On l’avait quitté en larmes il y a huit mois, au bas du halfpipe de Zhangjiakou où il tirait sa révérence à la compétition après avoir pris la 4e place de la plus folle épreuve de snowboard de l’histoire, lors des Jeux olympiques de Pékin. On a retrouvé Shaun White (36 ans) à la fin de l’été, arborant un fier sourire, à Crans-Montana. La légende américaine était l’invité prestigieux d’Omega, dont il est ambassadeur, lors de l’European Masters de golf disputé dans la station, sur le Haut-Plateau. C’était l’occasion pour le triple champion olympique et 15 fois médaillé d’or aux X-Games (skateboard compris), désormais reposé, de revenir sur près de deux décennies de succès lors desquelles il aura révolutionné son sport et d’évoquer ses futurs projets. Et bien évidemment, “The flying tomato” (“La tomate volante”) ne restera jamais loin d’un snowpark.

Shaun White, la vie de retraité sportif semble vous convenir à merveille. Qu’en est-il?

La vie va bien. Pour le moment, tout cela paraît assez naturel, car normalement j’avais l’habitude de prendre une saison sabbatique après les Jeux olympiques. Ça sera différent et très certainement plus difficile l’hiver prochain car cette fois-ci il n’y aura pas de retour aux affaires. Mais jusqu’ici, tout se passe bien.

Comment allez vous désormais remplir votre emploi du temps?
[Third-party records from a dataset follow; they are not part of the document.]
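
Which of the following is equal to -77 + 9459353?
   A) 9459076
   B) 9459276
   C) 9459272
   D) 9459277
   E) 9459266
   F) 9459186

-77 + 9459353 = 9459276
B) 9459276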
Je vais continuer de rider, c’est sûr, trouver de belles montagnes où aller snowboarder, faire des sauts. Mais aussi du park car je n’en faisais pas énormément, même si j’ai toujours aimé pratiquer le slopestyle pour le plaisir. Je vais également promouvoir la marque que je suis en train de lancer (ndlr: Whitespace). Des tests de matériel sont prévus cette saison (ndlr: il se trouvait d’ailleurs à Saas-Fee au mois d’octobre dans le cadre du Stomping Grounds Project). Et on verra ce qui va arriver.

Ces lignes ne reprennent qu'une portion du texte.